Dilbilim,göstergebilim,ruhbilim vs kesinliği kanıtlanmamış,bilim olup olmadıkları bile tartışılan alanlardır.Genel kavramları, üzerine oturduğu yapılar vardır ama kimse çıkıp insan dilinin kanunları bunlardır,insan ruhunun kanunları şunlardır diye birşey söyleyemeyeceğinden(şimdilik) bu alanlar gerçek bilim dalları olan,deneye dayalı sayılarla konuşan alanlar kadar, bilim dalı olarak itibar görmemektedir.Bu söylediklerim ciddi çalışmaların olmadığı gibi yorumlanmasın ama daha bir çocuğun dili nasıl öğrendiğini kimse bilmiyor.Bir öğrenirsek bütün bu üzerimize oynanan oyunların sonu gelmiş demektir zaten. Nasıl mı?Şöyle ki:Bunu anlamamız demek,anladığımızı bilgisayarlarımıza anlatabilmemiz demek,bilgisayarın dil öğrenmesi demek. Sonra başka bir dil öğretip çevir dememiz demek.Makine çevirisi vardır yapılıyordur diyenlere sözüm yoktur anlatacak zamanım yoktur,derin konudur.Aynı dilbilgisi kurallarına sahip diller arası çevirilerde bir başarı söz konusudur.Amerika'nin 50'li 60'lı yıllarda Rusça'dan çeviri yapılması projelerine harcadığı paralara hala ağladığı bilinmektedir.İşlem gücünün artmasıyla makine çevirisi yine konuşulmaya başlanmıştır fakat ciddi bir ilerleme yoktur.Makine çevirisinin gerçekleşmesi, teknikte gelişmiş dediğimiz ülkelerin bütün entellektüel sermaleri olan bilgi birikimlerinin çok kısa bir sürede bize ait olması demektir.Tersi de doğrudur.

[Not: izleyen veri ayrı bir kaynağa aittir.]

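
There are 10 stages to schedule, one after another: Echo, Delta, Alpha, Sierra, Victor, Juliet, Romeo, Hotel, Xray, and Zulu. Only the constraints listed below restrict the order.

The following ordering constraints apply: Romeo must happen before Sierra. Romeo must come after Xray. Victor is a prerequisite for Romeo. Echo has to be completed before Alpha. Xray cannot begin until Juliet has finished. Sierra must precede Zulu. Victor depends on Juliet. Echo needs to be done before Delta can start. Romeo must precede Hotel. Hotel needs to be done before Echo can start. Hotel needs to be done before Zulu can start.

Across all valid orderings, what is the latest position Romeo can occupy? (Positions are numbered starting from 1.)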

Bir daha söyleyeyim dilbilime bilim olarak çok fazla itibar edilmemektedir.Ben de daha önceki yazılarımda ne dilbilim bilginizle ilgili ne de dilbilimle ilgili hiçbirşey söylemediğim halde bu alanda bilgisizsiniz demişim gibi anlaşılmışım. Karşı olduğum nokta hala israrla,bu kadar çok kanıt varken ve dilin elden gittiğine,götürüldüğüne dair birçok gösterge varken "hayır hiçbiryere gitmiyor" demenizdir.
Çok dillilik konusuna da burada cevap vereyim.Külliyen büyük bir yalandır.Bir insanın tek anadili olur.Bir insan tek bir dilde düşünür,duygulanır üzülüp korkar.Bunun böyle olduğunu anlamak için herkes çok basit bir deney yapabilir.Çok dilli olduğu iddia edilen biri bulunur.Bu bulunan kişinin bir dövüş sanatları sporuyla uzun süredir uğraşıyor olmaması tercih sebebidir.Bu arkadaşa arkadan çaktırmadan yaklaşılarak ensesine okkalı bir tokat patlatılır ve kaçılır. Dönüp bize tek dilde sövecektir.İşte bize sövdüğü bu dil onun anadilidir.